NEW YORK A giant crane fell and crushed a residential building in Manhattan on Saturday, killing four construction workers and injuring more than 10 other people, New York Mayor Michael Bloomberg said.
He said the crane "basically just flattened" a four-story townhouse with a bar on the lower level and damaged three other buildings. The bar was closed at the time.
Greta Welkhammer, a witness who was passing by on her bicycle, told local TV station NY1 that she looked up and saw the crane "literally split in half."
"I saw the crane crashing, splitting in half," she said, adding that she saw the building it hit "falling like a house of cards."

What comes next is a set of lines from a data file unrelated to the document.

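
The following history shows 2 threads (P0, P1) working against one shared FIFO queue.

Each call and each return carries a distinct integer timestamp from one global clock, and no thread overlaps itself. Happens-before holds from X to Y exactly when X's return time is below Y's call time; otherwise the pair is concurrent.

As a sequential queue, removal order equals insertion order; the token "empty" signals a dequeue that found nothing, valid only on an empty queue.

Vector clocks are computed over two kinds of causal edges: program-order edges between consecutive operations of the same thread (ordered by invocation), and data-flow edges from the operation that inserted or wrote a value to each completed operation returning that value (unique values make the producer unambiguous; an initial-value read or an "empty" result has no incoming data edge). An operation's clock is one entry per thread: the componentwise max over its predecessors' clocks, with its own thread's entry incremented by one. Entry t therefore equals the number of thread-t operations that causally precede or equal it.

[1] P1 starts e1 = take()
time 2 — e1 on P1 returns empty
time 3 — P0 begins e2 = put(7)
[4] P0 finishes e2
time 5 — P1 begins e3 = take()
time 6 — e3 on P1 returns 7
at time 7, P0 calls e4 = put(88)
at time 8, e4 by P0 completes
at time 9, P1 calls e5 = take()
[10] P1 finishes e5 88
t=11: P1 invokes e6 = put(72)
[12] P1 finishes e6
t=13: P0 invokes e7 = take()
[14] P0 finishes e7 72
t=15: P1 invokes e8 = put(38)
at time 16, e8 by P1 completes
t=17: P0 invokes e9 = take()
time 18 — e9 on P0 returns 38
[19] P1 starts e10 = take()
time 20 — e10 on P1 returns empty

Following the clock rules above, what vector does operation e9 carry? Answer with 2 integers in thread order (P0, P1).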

"Everybody was running, running; it was devastating," she said.
Bloomberg said the crane broke during a routine operation to extend its height by inserting a section and raising the top part of the crane. The bottom part of the crane fell and hit a 19-story building but nobody was injured there.

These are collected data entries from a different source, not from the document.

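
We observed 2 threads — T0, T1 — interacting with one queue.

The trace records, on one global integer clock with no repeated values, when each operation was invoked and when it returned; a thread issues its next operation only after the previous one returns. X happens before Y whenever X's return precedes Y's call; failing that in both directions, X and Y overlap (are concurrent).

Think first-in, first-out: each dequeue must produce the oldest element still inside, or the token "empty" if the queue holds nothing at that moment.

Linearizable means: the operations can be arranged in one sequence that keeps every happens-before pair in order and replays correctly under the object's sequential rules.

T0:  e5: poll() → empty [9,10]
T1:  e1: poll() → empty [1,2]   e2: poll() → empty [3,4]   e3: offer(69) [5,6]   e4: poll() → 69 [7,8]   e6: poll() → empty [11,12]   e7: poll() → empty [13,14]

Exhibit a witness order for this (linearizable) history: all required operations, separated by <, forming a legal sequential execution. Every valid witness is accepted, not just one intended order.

e1 < e2 < e3 < e4 < e5 < e6 < e7

1. e1 poll() → empty, leaving queue <>
2. e2 poll() → empty, leaving queue <>
3. e3 offer(69), leaving queue <69>
4. e4 poll() → 69, leaving queue <>
5. e5 poll() → empty, leaving queue <>
6. e6 poll() → empty, leaving queue <>
7. e7 poll() → empty, leaving queue <>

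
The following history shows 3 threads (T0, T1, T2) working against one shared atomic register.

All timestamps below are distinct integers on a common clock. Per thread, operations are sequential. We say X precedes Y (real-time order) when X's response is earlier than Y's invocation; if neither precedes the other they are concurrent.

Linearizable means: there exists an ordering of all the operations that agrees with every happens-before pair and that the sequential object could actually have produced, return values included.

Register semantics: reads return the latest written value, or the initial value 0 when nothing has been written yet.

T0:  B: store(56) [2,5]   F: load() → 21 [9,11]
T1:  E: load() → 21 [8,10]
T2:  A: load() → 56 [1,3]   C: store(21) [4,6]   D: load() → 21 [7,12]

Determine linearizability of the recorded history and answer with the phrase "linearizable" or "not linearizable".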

The top part of the crane, which witnesses said was at least 15 or 20 stories high before the accident, fell and flipped over, hitting and damaging three buildings as it fell and landing on the townhouse that was completely crushed.
Bloomberg said authorities were investigating the cause of the accident and emergency workers were still searching in the rubble for anyone who might be trapped.
He said the four people killed were construction workers, and that several more workers were injured. An additional 10 people were injured, three of them critically, Bloomberg said.
"Fortunately the bar was not open so there was either one or two people in that bar," he said. One person was rescued alive from the bar and workers were searching to check if the second person was in fact in the bar at the time.
"We are still looking for other victims potentially trapped in the rubble," Bloomberg said.
Cars on the street were buried in rubble, with one car flipped over on its side on 50th Street in Midtown Manhattan between 1st and 2nd Avenues.
Local TV station NY1 broadcast an amateur video taken shortly after the collapse that showed the building completely enveloped in what appeared to be a cloud of brownish dust.